С этими словами он спокойно вышел из дома в ночь, где первые снежинки кружились над землей, делая вид, что ничего не заметили.
Анна поцеловала Павлика, уже засыпающего — такого теплого и мягкого. Он прижимал к груди своего плюшевого медвежонка, и, когда она подоткнула одеяло и медвежонок немного отодвинулся, покорный ее движениям, малыш вздрогнул, приоткрыл глаза и прижал его к себе теснее.
Анна улыбнулась.
Сегодня она окончательно поняла, что все и в самом деле у них будет хорошо.
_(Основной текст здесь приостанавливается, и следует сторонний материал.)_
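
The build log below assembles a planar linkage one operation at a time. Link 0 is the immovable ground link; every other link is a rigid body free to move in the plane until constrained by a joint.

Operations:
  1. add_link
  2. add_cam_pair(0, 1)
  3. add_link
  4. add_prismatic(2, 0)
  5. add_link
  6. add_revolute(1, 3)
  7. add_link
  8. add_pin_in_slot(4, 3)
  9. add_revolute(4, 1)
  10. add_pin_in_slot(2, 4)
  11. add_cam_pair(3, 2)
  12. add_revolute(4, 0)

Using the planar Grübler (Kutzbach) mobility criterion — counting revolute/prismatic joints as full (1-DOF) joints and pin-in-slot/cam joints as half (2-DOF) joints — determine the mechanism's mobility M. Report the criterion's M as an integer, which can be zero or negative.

L=1 J1=0 J2=0
add link → L=2 J1=0 J2=0
C@0,1 dof=2 J2 → L=2 J1=0 J2=1
add link → L=3 J1=0 J2=1
P@2,0 dof=1 J1 → L=3 J1=1 J2=1
add link → L=4 J1=1 J2=1
R@1,3 dof=1 J1 → L=4 J1=2 J2=1
add link → L=5 J1=2 J2=1
PS@4,3 dof=2 J2 → L=5 J1=2 J2=2
R@4,1 dof=1 J1 → L=5 J1=3 J2=2
PS@2,4 dof=2 J2 → L=5 J1=3 J2=3
C@3,2 dof=2 J2 → L=5 J1=3 J2=4
R@4,0 dof=1 J1 → L=5 J1=4 J2=4
M=3(L−1)−2J1−J2=3·4−2·4−4=0

M = 0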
В ее кармане хранилось новое письмо. То, которое она только что достала из ящика. Сейчас она уложит детей и прочтет его. Больше всего сейчас она боялась отказа. И втайне надеялась на него — такая резкая перемена в жизни сейчас немного пугала ее.
Душка еще не спала. Быстро спрятав книгу под подушку, она выключила ночник.
— Я все видела, — строго произнесла Анна. И, потянувшись, достала из-под подушки очередной опус Стивена Кинга. На сей раз перед ней был «Куджо». — Даша! Мне все-таки кажется, что тебе еще рано это читать!
— Мама! Я уже…
— Взрослая, знаю. Но мне бы хотелось, чтобы ты побольше читала светлых книжек. А то твое мировосприятие и так чересчур мрачно…
— Мам, ну можно?
Анна вздохнула. Она совершенно не умела говорить «нет». Да и сегодня ей не хотелось портить ощущение праздника. Улыбнувшись, вернула дочери книгу.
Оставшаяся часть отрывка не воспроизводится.